Oğuz lehçesi ve Çağatay Lehçelerinin adlarını duyarız, ancak ayrıntılarını bilmeyiz. Dünyada Türkçe konuşan insan miktarının yüksek olduğu konusunda fikrimiz var ancak rakam telaffuz edemeyiz. Türkçe çok geniş coğrafyada kullanılıyor. Bunun ne kadar bilincindeyiz? Sovyetlerin dağılması sonrasında farkına vardığımız Orta Asya Türk Cumhuriyetlerinde kullanılan dili
biliyor muyuz?  Bir adım daha öteye gidecek olursak; Çin’in Sincan-Uygur Özerk Bölgesinde ne konuşuluyor, merak ettik mi? Tarihin
derinliklerine gidecek olursak; Çarlık Rusya’sının devrilmesinden önceki dönemde, sözünü ettiğimiz bölgeler “Doğu Türkistan” olarak adlandırılmaktaydı. O dönemin genel yönetim anlayışı içinde emirlikler, hanlıklar (Hokan Hanlığı, Hive Hanlığı, Buhara Emirliği, ….) bölgede hâkim güç olarak tarih sahnesindeki yerlerini almışlardı. Uygur Devleti de büyük bir medeniyetin temsilcileri olarak tarihe iz bırakıyorlardı. Tarihi akış içinde kuzeyden önce Rus Çarlığı, sonrasında Sovyetler ve güneyden İngiliz etkisi ve devamında Çin hâkimiyeti ile bölge önce ikiye ayrıldı. Doğu Türkistan (Uygur Bölgesi) Çin kontrolüne ve Batı Türkistan Sovyetler Birliği kontrolüne girdi. Bu yeni yapılanmada geçen “Türkistan” kavramı bölge
insanındaki kimlik bilincini sürekli hatırlattığından, zaman içinde yönetim isimleri Azerbaycan-Kırgızistan-Kazakistan-Özbekistan- Türkmenistan-Tacikistan Muhtar Cumhuriyetleri isimlerini aldılar. Böylece aynı soydan gelen insanlar arasındaki gönül bağı koparılmaya çalışıldı.

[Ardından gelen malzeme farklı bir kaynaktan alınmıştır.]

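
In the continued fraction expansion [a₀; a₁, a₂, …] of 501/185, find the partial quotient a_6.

⌊501/185⌋ = 2, remainder 131
⌊185/131⌋ = 1, remainder 54
⌊131/54⌋ = 2, remainder 23
⌊54/23⌋ = 2, remainder 8
⌊23/8⌋ = 2, remainder 7
⌊8/7⌋ = 1, remainder 1
⌊7/1⌋ = 7, remainder 0

7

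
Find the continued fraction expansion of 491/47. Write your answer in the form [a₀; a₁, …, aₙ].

491 = 10·47 + 21, so a_0 = 10
47 = 2·21 + 5, so a_1 = 2
21 = 4·5 + 1, so a_2 = 4
5 = 5·1 + 0, so a_3 = 5

[10; 2, 4, 5]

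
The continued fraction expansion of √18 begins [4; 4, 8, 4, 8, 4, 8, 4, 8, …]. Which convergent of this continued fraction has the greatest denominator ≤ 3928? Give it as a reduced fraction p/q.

a_0 = 4: 4/1  (≤ bound)
a_1 = 4: 17/4  (≤ bound)
a_2 = 8: 140/33  (≤ bound)
a_3 = 4: 577/136  (≤ bound)
a_4 = 8: 4756/1121  (≤ bound)
a_5 = 4: 19601/4620  (> 3928, stop)

4756/1121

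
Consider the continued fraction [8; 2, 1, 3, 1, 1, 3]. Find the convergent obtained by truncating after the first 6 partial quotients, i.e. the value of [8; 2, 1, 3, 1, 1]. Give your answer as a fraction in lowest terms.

209/25

Work from the innermost term outward:
Start with 1.
1 + 1/(1/1) = 1 + 1/1 = 2/1
3 + 1/(2/1) = 3 + 1/2 = 7/2
1 + 1/(7/2) = 1 + 2/7 = 9/7
2 + 1/(9/7) = 2 + 7/9 = 25/9
8 + 1/(25/9) = 8 + 9/25 = 209/25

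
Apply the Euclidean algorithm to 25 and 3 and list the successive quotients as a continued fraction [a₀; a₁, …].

[8; 3]

Apply division with remainder until the remainder is 0:
25 ÷ 3 → quotient 8, remainder 1
3 ÷ 1 → quotient 3, remainder 0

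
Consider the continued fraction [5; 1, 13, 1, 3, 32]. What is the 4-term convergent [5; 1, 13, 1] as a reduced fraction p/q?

a_0 = 5: 5/1
a_1 = 1: 6/1
a_2 = 13: 83/14
a_3 = 1: 89/15

89/15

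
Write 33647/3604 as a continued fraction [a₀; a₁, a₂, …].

⌊33647/3604⌋ = 9, remainder 1211
⌊3604/1211⌋ = 2, remainder 1182
⌊1211/1182⌋ = 1, remainder 29
⌊1182/29⌋ = 40, remainder 22
⌊29/22⌋ = 1, remainder 7
⌊22/7⌋ = 3, remainder 1
⌊7/1⌋ = 7, remainder 0

[9; 2, 1, 40, 1, 3, 7]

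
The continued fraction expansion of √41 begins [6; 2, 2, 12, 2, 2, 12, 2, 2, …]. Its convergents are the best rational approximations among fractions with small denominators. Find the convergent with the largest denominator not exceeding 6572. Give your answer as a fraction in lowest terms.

25414/3969

a_0 = 6: 6/1  (≤ bound)
a_1 = 2: 13/2  (≤ bound)
a_2 = 2: 32/5  (≤ bound)
a_3 = 12: 397/62  (≤ bound)
a_4 = 2: 826/129  (≤ bound)
a_5 = 2: 2049/320  (≤ bound)
a_6 = 12: 25414/3969  (≤ bound)
a_7 = 2: 52877/8258  (> 6572, stop)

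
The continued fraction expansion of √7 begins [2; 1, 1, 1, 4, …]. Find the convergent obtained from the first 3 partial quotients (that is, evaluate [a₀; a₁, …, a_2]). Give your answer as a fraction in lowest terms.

5/2

Use the convergent recurrence hₖ = aₖ·hₖ₋₁ + hₖ₋₂ (and likewise for the denominators kₖ):
a_0 = 2: 2/1
a_1 = 1: 3/1
a_2 = 1: 5/2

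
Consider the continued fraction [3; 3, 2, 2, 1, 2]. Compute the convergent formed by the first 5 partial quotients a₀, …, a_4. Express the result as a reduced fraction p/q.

Start with 1.
2 + 1/(1/1) = 2 + 1/1 = 3/1
2 + 1/(3/1) = 2 + 1/3 = 7/3
3 + 1/(7/3) = 3 + 3/7 = 24/7
3 + 1/(24/7) = 3 + 7/24 = 79/24

79/24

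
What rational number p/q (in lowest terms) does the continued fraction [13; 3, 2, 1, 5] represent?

758/57

Collapse the nested fraction from the inside out:
Start with 5.
1 + 1/(5/1) = 1 + 1/5 = 6/5
2 + 1/(6/5) = 2 + 5/6 = 17/6
3 + 1/(17/6) = 3 + 6/17 = 57/17
13 + 1/(57/17) = 13 + 17/57 = 758/57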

Tarihi süreci bir kenara bırakarak bugüne geldiğimizde anılan bölgelerde kullanılan dil bizim Türkçemizden çok farklı değildir. Sınırlarımıza en yakın Azerbaycan’dan başlayarak doğuya doğru gidildiğinde, küçük anlam ve lehçe farklılıkları dışında ortak bir dil kullandığımızı görmekteyiz. Bölgede yaşayacak olursak; bir süre sonra bizim kullandığımız dil Türkçe mi sorusunu kendimize sormaya başlarız. Biz “fotoğrafçı” dediğimizde onlar bizi anlamayacaktır. Özbeklerin aynı kavram için “insan suretçisi” kelimelerini kullanması bizi düşündürecektir. Benzer şekilde “lokanta-restoran “ kelimelerimiz “aşhane-aşhana”, “pilot”- “uçkıç”, olarak kullanılmaktadır. Diğer taraftan ortak kullanmaya devam etiğimiz çok sayıdaki kelimenin harf veya eklerdeki farklı uygulamalarına alışmak zamanımızı almayacaktır. Temel gramer yapısı aynı olduğundan, mahallinde bir hafta kalanlar, tercüman ihtiyacı olmadan günlük hayata katılabildiklerini göreceklerdir. Ata Yurdu olarak adlandırdığımız bu bölgelerde kullanılmaya devam edilen Türkçeyle ortak dil zenginliğimizin orta çıkarılabilir. TRT Avaz’ın bu konudaki adımlardan birisi olduğunu görüyoruz. Yeni adımlara olan ihtiyacımız var.